Wednesday, July 13, 2011


     I sometimes meet my 16-year-old self for long runs - and long conversations - in what amounts to a metaphysical showdown between the self and the former self.  I badger him about his future, asking if he has any inkling of what is in store for him, and he stonewalls me with that insouciant, devil-may-care manner of teenagers that in fact masks a deep fear of the world and their place in it.  We share an identical past, and with each second eclipsed, he steps closer to me, and I further away from him.
     I leave my front door, and a few minutes later I meet him down by the river.
     "I finally beat your 5k PR," is the first thing I say to him.  "It was in a race two months ago."
     My 16-year-old self considers this for a moment and then says, "I never get any faster?"
     "Well, you did, obviously, but not before you turned into me."
     "That's cool."
     We continue along the outline of the river, dodging geese and the occasional stray child.  He starts to lag behind.
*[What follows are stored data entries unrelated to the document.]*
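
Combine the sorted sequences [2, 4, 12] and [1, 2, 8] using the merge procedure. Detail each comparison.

Merging process:

Compare 2 vs 1: take 1 from right. Merged: [1]
Compare 2 vs 2: take 2 from left. Merged: [1, 2]
Compare 4 vs 2: take 2 from right. Merged: [1, 2, 2]
Compare 4 vs 8: take 4 from left. Merged: [1, 2, 2, 4]
Compare 12 vs 8: take 8 from right. Merged: [1, 2, 2, 4, 8]
Append remaining from left: [12]. Merged: [1, 2, 2, 4, 8, 12]

Final merged array: [1, 2, 2, 4, 8, 12]
Total comparisons: 5

The merged array is [1, 2, 2, 4, 8, 12], requiring 5 comparisons. The merge step runs in O(n) time where n is the total number of elements.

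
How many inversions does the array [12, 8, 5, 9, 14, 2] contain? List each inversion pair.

Finding inversions in [12, 8, 5, 9, 14, 2]:

(0, 1): arr[0]=12 > arr[1]=8
(0, 2): arr[0]=12 > arr[2]=5
(0, 3): arr[0]=12 > arr[3]=9
(0, 5): arr[0]=12 > arr[5]=2
(1, 2): arr[1]=8 > arr[2]=5
(1, 5): arr[1]=8 > arr[5]=2
(2, 5): arr[2]=5 > arr[5]=2
(3, 5): arr[3]=9 > arr[5]=2
(4, 5): arr[4]=14 > arr[5]=2

Total inversions: 9

The array has 9 inversion(s): (0,1), (0,2), (0,3), (0,5), (1,2), (1,5), (2,5), (3,5), (4,5). Each pair (i,j) satisfies i < j and arr[i] > arr[j].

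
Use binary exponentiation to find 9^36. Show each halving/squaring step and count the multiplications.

Computing 9^36 by squaring (build up from 9^1; each line after the first costs one multiplication):

9^1 = 9
9^2 = (9^1)^2 = 9^2 = 81
9^4 = (9^2)^2 = 81^2 = 6561
9^8 = (9^4)^2 = 6561^2 = 43046721
9^9 = 9 * 9^8 = 9 * 43046721 = 387420489
9^18 = (9^9)^2 = 387420489^2 = 150094635296999121
9^36 = (9^18)^2 = 150094635296999121^2 = 22528399544939174411840147874772641

Result: 22528399544939174411840147874772641
Multiplications needed: 6 (6 lines after 9^1)

9^36 = 22528399544939174411840147874772641. Using exponentiation by squaring, this requires 6 multiplications. The key idea: if the exponent is even, square the half-power; if odd, multiply by the base once.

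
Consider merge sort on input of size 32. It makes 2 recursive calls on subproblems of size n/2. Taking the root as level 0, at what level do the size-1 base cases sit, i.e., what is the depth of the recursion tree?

For divide and conquer with division factor 2:

Problem sizes at each level:
Level 0: 32
Level 1: 16
Level 2: 8
Level 3: 4
Level 4: 2
Level 5: 1

The root is level 0 and the size-1 base case is level 5 (the tree spans levels 0 through 5, i.e. 6 levels counting the root), so the depth is the number of divisions: log_2(32) = 5

The recursion tree depth is log_2(32) = 5. At each level, the problem size is divided by 2, so it takes 5 divisions to reduce to a base case of size 1. The algorithm makes 2 recursive calls at each level.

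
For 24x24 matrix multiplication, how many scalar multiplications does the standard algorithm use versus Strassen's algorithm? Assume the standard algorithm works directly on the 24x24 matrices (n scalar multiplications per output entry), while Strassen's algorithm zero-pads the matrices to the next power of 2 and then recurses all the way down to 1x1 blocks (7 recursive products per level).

Matrix multiplication for 24x24 matrices:

Strassen's algorithm requires power-of-2 dimensions. Pad 24x24 to 32x32 (next power of 2).

Standard algorithm: 24^3 = 13824 multiplications
Strassen's algorithm: 7^(log2(32)) = 7^5 = 16807 multiplications
Difference: 13824 - 16807 = -2983 (Strassen uses MORE here due to padding overhead — for small or just-over-power-of-2 n, padding can outweigh the per-level savings)

Standard: 13824 multiplications (24^3). Strassen: 16807 multiplications (7^5, after padding to 32x32). Strassen reduces 8 recursive multiplications to 7 at each level.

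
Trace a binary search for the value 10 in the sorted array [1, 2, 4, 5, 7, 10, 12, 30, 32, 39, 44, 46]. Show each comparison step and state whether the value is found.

Binary search for 10 in [1, 2, 4, 5, 7, 10, 12, 30, 32, 39, 44, 46]:

lo=0, hi=11, mid=5, arr[mid]=10 -> Found target at index 5!

Binary search finds 10 at index 5 after 1 comparisons. The search repeatedly halves the search space by comparing with the middle element.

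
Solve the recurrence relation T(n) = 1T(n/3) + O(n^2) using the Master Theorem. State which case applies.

Master Theorem for T(n) = 1T(n/3) + O(n^2):

a = 1, b = 3, c = 2
log_b(a) = log_3(1) = 0.0000

Case 3: c = 2 > log_3(1) = 0.0000
T(n) = O(n^2) = O(n^2)

For T(n) = 1T(n/3) + O(n^2): log_3(1) = 0.0000. This is Case 3 of the Master Theorem (c > log_b(a), work dominated by root), giving O(n^2).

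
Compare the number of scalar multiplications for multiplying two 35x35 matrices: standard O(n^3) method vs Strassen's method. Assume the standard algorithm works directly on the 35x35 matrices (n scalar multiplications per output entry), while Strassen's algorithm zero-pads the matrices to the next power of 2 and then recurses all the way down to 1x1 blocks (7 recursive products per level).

Matrix multiplication for 35x35 matrices:

Strassen's algorithm requires power-of-2 dimensions. Pad 35x35 to 64x64 (next power of 2).

Standard algorithm: 35^3 = 42875 multiplications
Strassen's algorithm: 7^(log2(64)) = 7^6 = 117649 multiplications
Difference: 42875 - 117649 = -74774 (Strassen uses MORE here due to padding overhead — for small or just-over-power-of-2 n, padding can outweigh the per-level savings)

Standard: 42875 multiplications (35^3). Strassen: 117649 multiplications (7^6, after padding to 64x64). Strassen reduces 8 recursive multiplications to 7 at each level.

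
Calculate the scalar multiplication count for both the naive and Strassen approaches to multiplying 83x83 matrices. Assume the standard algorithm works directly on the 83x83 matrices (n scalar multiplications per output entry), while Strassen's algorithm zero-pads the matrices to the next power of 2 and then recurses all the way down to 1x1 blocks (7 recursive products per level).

Matrix multiplication for 83x83 matrices:

Strassen's algorithm requires power-of-2 dimensions. Pad 83x83 to 128x128 (next power of 2).

Standard algorithm: 83^3 = 571787 multiplications
Strassen's algorithm: 7^(log2(128)) = 7^7 = 823543 multiplications
Difference: 571787 - 823543 = -251756 (Strassen uses MORE here due to padding overhead — for small or just-over-power-of-2 n, padding can outweigh the per-level savings)

Standard: 571787 multiplications (83^3). Strassen: 823543 multiplications (7^7, after padding to 128x128). Strassen reduces 8 recursive multiplications to 7 at each level.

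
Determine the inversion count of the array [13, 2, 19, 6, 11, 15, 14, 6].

Finding inversions in [13, 2, 19, 6, 11, 15, 14, 6]:

(0, 1): arr[0]=13 > arr[1]=2
(0, 3): arr[0]=13 > arr[3]=6
(0, 4): arr[0]=13 > arr[4]=11
(0, 7): arr[0]=13 > arr[7]=6
(2, 3): arr[2]=19 > arr[3]=6
(2, 4): arr[2]=19 > arr[4]=11
(2, 5): arr[2]=19 > arr[5]=15
(2, 6): arr[2]=19 > arr[6]=14
(2, 7): arr[2]=19 > arr[7]=6
(4, 7): arr[4]=11 > arr[7]=6
(5, 6): arr[5]=15 > arr[6]=14
(5, 7): arr[5]=15 > arr[7]=6
(6, 7): arr[6]=14 > arr[7]=6

Total inversions: 13

The array has 13 inversion(s): (0,1), (0,3), (0,4), (0,7), (2,3), (2,4), (2,5), (2,6), (2,7), (4,7), (5,6), (5,7), (6,7). Each pair (i,j) satisfies i < j and arr[i] > arr[j].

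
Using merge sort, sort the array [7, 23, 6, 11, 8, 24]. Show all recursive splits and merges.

Merge sort trace:

Split: [7, 23, 6, 11, 8, 24] -> [7, 23, 6] and [11, 8, 24]
  Split: [7, 23, 6] -> [7] and [23, 6]
    Split: [23, 6] -> [23] and [6]
    Merge: [23] + [6] -> [6, 23]
  Merge: [7] + [6, 23] -> [6, 7, 23]
  Split: [11, 8, 24] -> [11] and [8, 24]
    Split: [8, 24] -> [8] and [24]
    Merge: [8] + [24] -> [8, 24]
  Merge: [11] + [8, 24] -> [8, 11, 24]
Merge: [6, 7, 23] + [8, 11, 24] -> [6, 7, 8, 11, 23, 24]

Final sorted array: [6, 7, 8, 11, 23, 24]

The merge sort proceeds by recursively splitting the array and merging sorted halves.
After all merges, the sorted array is [6, 7, 8, 11, 23, 24].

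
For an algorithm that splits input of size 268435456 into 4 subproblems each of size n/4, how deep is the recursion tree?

For divide and conquer with division factor 4:

Problem sizes at each level:
Level 0: 268435456
Level 1: 67108864
Level 2: 16777216
Level 3: 4194304
Level 4: 1048576
Level 5: 262144
Level 6: 65536
Level 7: 16384
Level 8: 4096
Level 9: 1024
Level 10: 256
Level 11: 64
Level 12: 16
Level 13: 4
Level 14: 1

The root is level 0 and the size-1 base case is level 14 (the tree spans levels 0 through 14, i.e. 15 levels counting the root), so the depth is the number of divisions: log_4(268435456) = 14

The recursion tree depth is log_4(268435456) = 14. At each level, the problem size is divided by 4, so it takes 14 divisions to reduce to a base case of size 1. The algorithm makes 4 recursive calls at each level.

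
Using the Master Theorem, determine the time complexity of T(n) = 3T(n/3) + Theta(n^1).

Master Theorem for T(n) = 3T(n/3) + O(n^1):

a = 3, b = 3, c = 1
log_b(a) = log_3(3) = 1.0000

Case 2: c = 1 = log_3(3) = 1.0000
T(n) = O(n^1 log n) = O(n log n)

For T(n) = 3T(n/3) + O(n^1): log_3(3) = 1.0000. This is Case 2 of the Master Theorem (c = log_b(a), equal work at all levels), giving O(n log n).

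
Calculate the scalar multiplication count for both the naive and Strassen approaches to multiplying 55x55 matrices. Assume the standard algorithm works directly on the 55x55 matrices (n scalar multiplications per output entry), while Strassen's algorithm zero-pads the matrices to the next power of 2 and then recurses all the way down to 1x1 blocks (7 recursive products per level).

Matrix multiplication for 55x55 matrices:

Strassen's algorithm requires power-of-2 dimensions. Pad 55x55 to 64x64 (next power of 2).

Standard algorithm: 55^3 = 166375 multiplications
Strassen's algorithm: 7^(log2(64)) = 7^6 = 117649 multiplications
Savings: 166375 - 117649 = 48726 multiplications

Standard: 166375 multiplications (55^3). Strassen: 117649 multiplications (7^6, after padding to 64x64). Strassen reduces 8 recursive multiplications to 7 at each level.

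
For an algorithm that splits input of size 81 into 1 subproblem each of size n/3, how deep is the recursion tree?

For divide and conquer with division factor 3:

Problem sizes at each level:
Level 0: 81
Level 1: 27
Level 2: 9
Level 3: 3
Level 4: 1

The root is level 0 and the size-1 base case is level 4 (the tree spans levels 0 through 4, i.e. 5 levels counting the root), so the depth is the number of divisions: log_3(81) = 4

The recursion tree depth is log_3(81) = 4. At each level, the problem size is divided by 3, so it takes 4 divisions to reduce to a base case of size 1. The algorithm makes 1 recursive call at each level.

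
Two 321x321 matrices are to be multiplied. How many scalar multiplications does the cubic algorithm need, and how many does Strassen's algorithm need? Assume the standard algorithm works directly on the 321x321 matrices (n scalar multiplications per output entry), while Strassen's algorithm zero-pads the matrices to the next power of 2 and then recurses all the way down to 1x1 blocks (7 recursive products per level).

Matrix multiplication for 321x321 matrices:

Strassen's algorithm requires power-of-2 dimensions. Pad 321x321 to 512x512 (next power of 2).

Standard algorithm: 321^3 = 33076161 multiplications
Strassen's algorithm: 7^(log2(512)) = 7^9 = 40353607 multiplications
Difference: 33076161 - 40353607 = -7277446 (Strassen uses MORE here due to padding overhead — for small or just-over-power-of-2 n, padding can outweigh the per-level savings)

Standard: 33076161 multiplications (321^3). Strassen: 40353607 multiplications (7^9, after padding to 512x512). Strassen reduces 8 recursive multiplications to 7 at each level.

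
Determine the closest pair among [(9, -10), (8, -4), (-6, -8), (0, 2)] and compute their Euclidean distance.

Computing all pairwise distances among 4 points:

d((9, -10), (8, -4)) = 6.0828 <-- minimum
d((9, -10), (-6, -8)) = 15.1327
d((9, -10), (0, 2)) = 15.0
d((8, -4), (-6, -8)) = 14.5602
d((8, -4), (0, 2)) = 10.0
d((-6, -8), (0, 2)) = 11.6619

Closest pair: (9, -10) and (8, -4) with distance 6.0828

The closest pair is (9, -10) and (8, -4) with Euclidean distance 6.0828. For 4 points, brute-force pairwise comparison is shown above. For large n, the divide-and-conquer algorithm (sort by x, recurse on halves, check the dividing strip) achieves O(n log n).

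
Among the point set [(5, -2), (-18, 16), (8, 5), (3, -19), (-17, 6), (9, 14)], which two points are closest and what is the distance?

Computing all pairwise distances among 6 points:

d((5, -2), (-18, 16)) = 29.2062
d((5, -2), (8, 5)) = 7.6158 <-- minimum
d((5, -2), (3, -19)) = 17.1172
d((5, -2), (-17, 6)) = 23.4094
d((5, -2), (9, 14)) = 16.4924
d((-18, 16), (8, 5)) = 28.2312
d((-18, 16), (3, -19)) = 40.8167
d((-18, 16), (-17, 6)) = 10.0499
d((-18, 16), (9, 14)) = 27.074
d((8, 5), (3, -19)) = 24.5153
d((8, 5), (-17, 6)) = 25.02
d((8, 5), (9, 14)) = 9.0554
d((3, -19), (-17, 6)) = 32.0156
d((3, -19), (9, 14)) = 33.541
d((-17, 6), (9, 14)) = 27.2029

Closest pair: (5, -2) and (8, 5) with distance 7.6158

The closest pair is (5, -2) and (8, 5) with Euclidean distance 7.6158. For 6 points, brute-force pairwise comparison is shown above. For large n, the divide-and-conquer algorithm (sort by x, recurse on halves, check the dividing strip) achieves O(n log n).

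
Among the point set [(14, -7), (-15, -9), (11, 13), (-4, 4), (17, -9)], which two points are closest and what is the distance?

Computing all pairwise distances among 5 points:

d((14, -7), (-15, -9)) = 29.0689
d((14, -7), (11, 13)) = 20.2237
d((14, -7), (-4, 4)) = 21.095
d((14, -7), (17, -9)) = 3.6056 <-- minimum
d((-15, -9), (11, 13)) = 34.0588
d((-15, -9), (-4, 4)) = 17.0294
d((-15, -9), (17, -9)) = 32.0
d((11, 13), (-4, 4)) = 17.4929
d((11, 13), (17, -9)) = 22.8035
d((-4, 4), (17, -9)) = 24.6982

Closest pair: (14, -7) and (17, -9) with distance 3.6056

The closest pair is (14, -7) and (17, -9) with Euclidean distance 3.6056. For 5 points, brute-force pairwise comparison is shown above. For large n, the divide-and-conquer algorithm (sort by x, recurse on halves, check the dividing strip) achieves O(n log n).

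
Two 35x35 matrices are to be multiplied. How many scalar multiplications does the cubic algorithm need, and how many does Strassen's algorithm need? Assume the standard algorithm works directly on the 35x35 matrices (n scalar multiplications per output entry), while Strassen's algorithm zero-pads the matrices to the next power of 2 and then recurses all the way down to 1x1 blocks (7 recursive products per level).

Matrix multiplication for 35x35 matrices:

Strassen's algorithm requires power-of-2 dimensions. Pad 35x35 to 64x64 (next power of 2).

Standard algorithm: 35^3 = 42875 multiplications
Strassen's algorithm: 7^(log2(64)) = 7^6 = 117649 multiplications
Difference: 42875 - 117649 = -74774 (Strassen uses MORE here due to padding overhead — for small or just-over-power-of-2 n, padding can outweigh the per-level savings)

Standard: 42875 multiplications (35^3). Strassen: 117649 multiplications (7^6, after padding to 64x64). Strassen reduces 8 recursive multiplications to 7 at each level.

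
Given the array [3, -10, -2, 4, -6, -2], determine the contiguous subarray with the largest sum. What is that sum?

Using Kadane's algorithm on [3, -10, -2, 4, -6, -2]:

Scanning through the array:
Position 1 (value -10): max_ending_here = -7, max_so_far = 3
Position 2 (value -2): max_ending_here = -2, max_so_far = 3
Position 3 (value 4): max_ending_here = 4, max_so_far = 4
Position 4 (value -6): max_ending_here = -2, max_so_far = 4
Position 5 (value -2): max_ending_here = -2, max_so_far = 4

Maximum subarray: [4]
Maximum sum: 4

The maximum subarray is [4] with sum 4. This subarray runs from index 3 to index 3.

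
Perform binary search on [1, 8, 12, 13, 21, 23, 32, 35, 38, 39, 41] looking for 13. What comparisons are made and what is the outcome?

Binary search for 13 in [1, 8, 12, 13, 21, 23, 32, 35, 38, 39, 41]:

lo=0, hi=10, mid=5, arr[mid]=23 -> 23 > 13, search left half
lo=0, hi=4, mid=2, arr[mid]=12 -> 12 < 13, search right half
lo=3, hi=4, mid=3, arr[mid]=13 -> Found target at index 3!

Binary search finds 13 at index 3 after 3 comparisons. The search repeatedly halves the search space by comparing with the middle element.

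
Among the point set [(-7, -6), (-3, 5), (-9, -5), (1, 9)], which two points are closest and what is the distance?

Computing all pairwise distances among 4 points:

d((-7, -6), (-3, 5)) = 11.7047
d((-7, -6), (-9, -5)) = 2.2361 <-- minimum
d((-7, -6), (1, 9)) = 17.0
d((-3, 5), (-9, -5)) = 11.6619
d((-3, 5), (1, 9)) = 5.6569
d((-9, -5), (1, 9)) = 17.2047

Closest pair: (-7, -6) and (-9, -5) with distance 2.2361

The closest pair is (-7, -6) and (-9, -5) with Euclidean distance 2.2361. For 4 points, brute-force pairwise comparison is shown above. For large n, the divide-and-conquer algorithm (sort by x, recurse on halves, check the dividing strip) achieves O(n log n).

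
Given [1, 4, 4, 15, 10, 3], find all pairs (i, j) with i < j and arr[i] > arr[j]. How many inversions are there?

Finding inversions in [1, 4, 4, 15, 10, 3]:

(1, 5): arr[1]=4 > arr[5]=3
(2, 5): arr[2]=4 > arr[5]=3
(3, 4): arr[3]=15 > arr[4]=10
(3, 5): arr[3]=15 > arr[5]=3
(4, 5): arr[4]=10 > arr[5]=3

Total inversions: 5

The array has 5 inversion(s): (1,5), (2,5), (3,4), (3,5), (4,5). Each pair (i,j) satisfies i < j and arr[i] > arr[j].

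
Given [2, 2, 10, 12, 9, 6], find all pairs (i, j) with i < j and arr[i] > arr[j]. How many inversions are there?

Finding inversions in [2, 2, 10, 12, 9, 6]:

(2, 4): arr[2]=10 > arr[4]=9
(2, 5): arr[2]=10 > arr[5]=6
(3, 4): arr[3]=12 > arr[4]=9
(3, 5): arr[3]=12 > arr[5]=6
(4, 5): arr[4]=9 > arr[5]=6

Total inversions: 5

The array has 5 inversion(s): (2,4), (2,5), (3,4), (3,5), (4,5). Each pair (i,j) satisfies i < j and arr[i] > arr[j].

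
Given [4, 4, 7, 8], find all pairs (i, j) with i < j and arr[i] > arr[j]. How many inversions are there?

Finding inversions in [4, 4, 7, 8]:


Total inversions: 0

The array has 0 inversions. It is already sorted.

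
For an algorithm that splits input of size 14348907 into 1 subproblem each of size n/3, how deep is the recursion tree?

For divide and conquer with division factor 3:

Problem sizes at each level:
Level 0: 14348907
Level 1: 4782969
Level 2: 1594323
Level 3: 531441
Level 4: 177147
Level 5: 59049
Level 6: 19683
Level 7: 6561
Level 8: 2187
Level 9: 729
Level 10: 243
Level 11: 81
Level 12: 27
Level 13: 9
Level 14: 3
Level 15: 1

The root is level 0 and the size-1 base case is level 15 (the tree spans levels 0 through 15, i.e. 16 levels counting the root), so the depth is the number of divisions: log_3(14348907) = 15

The recursion tree depth is log_3(14348907) = 15. At each level, the problem size is divided by 3, so it takes 15 divisions to reduce to a base case of size 1. The algorithm makes 1 recursive call at each level.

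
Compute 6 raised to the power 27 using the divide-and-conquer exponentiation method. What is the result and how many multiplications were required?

Computing 6^27 by squaring (build up from 6^1; each line after the first costs one multiplication):

6^1 = 6
6^2 = (6^1)^2 = 6^2 = 36
6^3 = 6 * 6^2 = 6 * 36 = 216
6^6 = (6^3)^2 = 216^2 = 46656
6^12 = (6^6)^2 = 46656^2 = 2176782336
6^13 = 6 * 6^12 = 6 * 2176782336 = 13060694016
6^26 = (6^13)^2 = 13060694016^2 = 170581728179578208256
6^27 = 6 * 6^26 = 6 * 170581728179578208256 = 1023490369077469249536

Result: 1023490369077469249536
Multiplications needed: 7 (7 lines after 6^1)

6^27 = 1023490369077469249536. Using exponentiation by squaring, this requires 7 multiplications. The key idea: if the exponent is even, square the half-power; if odd, multiply by the base once.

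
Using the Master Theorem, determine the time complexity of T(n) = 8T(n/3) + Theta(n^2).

Master Theorem for T(n) = 8T(n/3) + O(n^2):

a = 8, b = 3, c = 2
log_b(a) = log_3(8) = 1.8928

Case 3: c = 2 > log_3(8) = 1.8928
T(n) = O(n^2) = O(n^2)

For T(n) = 8T(n/3) + O(n^2): log_3(8) = 1.8928. This is Case 3 of the Master Theorem (c > log_b(a), work dominated by root), giving O(n^2).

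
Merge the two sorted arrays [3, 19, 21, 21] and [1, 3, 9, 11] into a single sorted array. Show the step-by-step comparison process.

Merging process:

Compare 3 vs 1: take 1 from right. Merged: [1]
Compare 3 vs 3: take 3 from left. Merged: [1, 3]
Compare 19 vs 3: take 3 from right. Merged: [1, 3, 3]
Compare 19 vs 9: take 9 from right. Merged: [1, 3, 3, 9]
Compare 19 vs 11: take 11 from right. Merged: [1, 3, 3, 9, 11]
Append remaining from left: [19, 21, 21]. Merged: [1, 3, 3, 9, 11, 19, 21, 21]

Final merged array: [1, 3, 3, 9, 11, 19, 21, 21]
Total comparisons: 5

The merged array is [1, 3, 3, 9, 11, 19, 21, 21], requiring 5 comparisons. The merge step runs in O(n) time where n is the total number of elements.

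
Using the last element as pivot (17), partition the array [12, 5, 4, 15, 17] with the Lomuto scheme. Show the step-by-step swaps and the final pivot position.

Lomuto partition with pivot = 17:

Initial array: [12, 5, 4, 15, 17]

arr[0]=12 <= 17: swap with position 0, array becomes [12, 5, 4, 15, 17]
arr[1]=5 <= 17: swap with position 1, array becomes [12, 5, 4, 15, 17]
arr[2]=4 <= 17: swap with position 2, array becomes [12, 5, 4, 15, 17]
arr[3]=15 <= 17: swap with position 3, array becomes [12, 5, 4, 15, 17]

Place pivot at position 4: [12, 5, 4, 15, 17]
Pivot position: 4

After partitioning with pivot 17, the array becomes [12, 5, 4, 15, 17]. The pivot is placed at index 4. All elements to the left of the pivot are <= 17, and all elements to the right are > 17.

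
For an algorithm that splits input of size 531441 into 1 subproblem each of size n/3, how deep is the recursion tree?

For divide and conquer with division factor 3:

Problem sizes at each level:
Level 0: 531441
Level 1: 177147
Level 2: 59049
Level 3: 19683
Level 4: 6561
Level 5: 2187
Level 6: 729
Level 7: 243
Level 8: 81
Level 9: 27
Level 10: 9
Level 11: 3
Level 12: 1

The root is level 0 and the size-1 base case is level 12 (the tree spans levels 0 through 12, i.e. 13 levels counting the root), so the depth is the number of divisions: log_3(531441) = 12

The recursion tree depth is log_3(531441) = 12. At each level, the problem size is divided by 3, so it takes 12 divisions to reduce to a base case of size 1. The algorithm makes 1 recursive call at each level.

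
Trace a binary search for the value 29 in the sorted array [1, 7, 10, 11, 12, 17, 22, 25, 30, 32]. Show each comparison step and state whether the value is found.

Binary search for 29 in [1, 7, 10, 11, 12, 17, 22, 25, 30, 32]:

lo=0, hi=9, mid=4, arr[mid]=12 -> 12 < 29, search right half
lo=5, hi=9, mid=7, arr[mid]=25 -> 25 < 29, search right half
lo=8, hi=9, mid=8, arr[mid]=30 -> 30 > 29, search left half
lo=8 > hi=7, target 29 not found

Binary search determines that 29 is not in the array after 3 comparisons. The search space was exhausted without finding the target.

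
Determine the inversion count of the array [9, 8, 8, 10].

Finding inversions in [9, 8, 8, 10]:

(0, 1): arr[0]=9 > arr[1]=8
(0, 2): arr[0]=9 > arr[2]=8

Total inversions: 2

The array has 2 inversion(s): (0,1), (0,2). Each pair (i,j) satisfies i < j and arr[i] > arr[j].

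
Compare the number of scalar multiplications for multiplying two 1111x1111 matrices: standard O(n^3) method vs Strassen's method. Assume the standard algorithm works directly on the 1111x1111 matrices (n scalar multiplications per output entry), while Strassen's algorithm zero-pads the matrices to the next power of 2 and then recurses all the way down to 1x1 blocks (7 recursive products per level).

Matrix multiplication for 1111x1111 matrices:

Strassen's algorithm requires power-of-2 dimensions. Pad 1111x1111 to 2048x2048 (next power of 2).

Standard algorithm: 1111^3 = 1371330631 multiplications
Strassen's algorithm: 7^(log2(2048)) = 7^11 = 1977326743 multiplications
Difference: 1371330631 - 1977326743 = -605996112 (Strassen uses MORE here due to padding overhead — for small or just-over-power-of-2 n, padding can outweigh the per-level savings)

Standard: 1371330631 multiplications (1111^3). Strassen: 1977326743 multiplications (7^11, after padding to 2048x2048). Strassen reduces 8 recursive multiplications to 7 at each level.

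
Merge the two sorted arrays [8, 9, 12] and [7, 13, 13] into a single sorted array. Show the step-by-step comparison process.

Merging process:

Compare 8 vs 7: take 7 from right. Merged: [7]
Compare 8 vs 13: take 8 from left. Merged: [7, 8]
Compare 9 vs 13: take 9 from left. Merged: [7, 8, 9]
Compare 12 vs 13: take 12 from left. Merged: [7, 8, 9, 12]
Append remaining from right: [13, 13]. Merged: [7, 8, 9, 12, 13, 13]

Final merged array: [7, 8, 9, 12, 13, 13]
Total comparisons: 4

The merged array is [7, 8, 9, 12, 13, 13], requiring 4 comparisons. The merge step runs in O(n) time where n is the total number of elements.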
     "This sucks," he declares.  "How much longer?"
     "You've improved a lot since last summer."
     "I know, but this still sucks.  Let's just take a break for a minute."
     "If we stop to rest now, we'll never get started again."
     "You know us too well."
     After 5 miles my stride is still strong and my breathing steady, but he makes a turn towards the erratic.  We are in uncharted territory for him, and I sense his discomfort.  There is the physical discomfort, something he is not accustomed to, but there is also the mental discomfort of not knowing how much worse it will get.  I experienced something similar while running my first marathon.
     "I started running like, three months ago.  You've been doing it for years."
     "Stop saying 'like' all the time.  You sound ridiculous."
     "I'm a teenager, what do you expect?"
     "Don't use that as a catch-all excuse for your behavior."  I hated being scolded for anything at his age.  I can sense the counteroffensive before it even happens.
     "So what if you beat my PR 14 years later?  It's just a race."
     I take a long time to think of an appropriate answer, something I may not have done at his age. "Well... it is and it isn't.  Do you know what it feels like to take down a 14-year-old record?  Of course not.  14 years ago you were two.  You probably spent all of your time falling down on the carpet in the living room.  Or annoying Kirsten."
     "So enlighten me," he says in that insufferable way of teenagers that indicates he may or may not be listening.
     "Ok look.  Nothing in your life is going to go the way you expect it, and for the most part that's a good thing.  At some point you'll find it hard to truly test yourself; both your mental and physical strength.  Both of these things will become important to you, and running will be a way of showing just how much strength you possess.  Sometimes it will feel like the world is getting away from you, but you can always go for a run.  Running is the constant throughout your life."  I check to make sure he is still listening.  He appears to be deep in thought but still with me.  "Last week you ran a 5k in 18:29 with barely a second thought.  14 years later you will set your sights on that record and take it down.  It's not the actual race that you'll remember, but the work that led up to it.  Beating an old PR vindicates the hard work and is proof of the strength I'm always after.  Does any of this make sense?"
     A thought occurs to me, one that I keep to myself: when you go for a run with the teenage version of yourself, do you want to be jealous of this youthful specter of your past, or do you want it the other way around?
     "Does it ever go away?"
     "Does what ever go away?"
     He looks at me with a sincerity I'd forgotten I possessed as a teenager.  "The fear of your - our - place in the world?"
     "Not entirely, I'm afraid.  But it does get better, in ways you'll never expect."
     At six miles his stamina finally gives out, and he slows to a stop.  I can feel him watching me as I leave him behind, my legs strong, my breathing steady.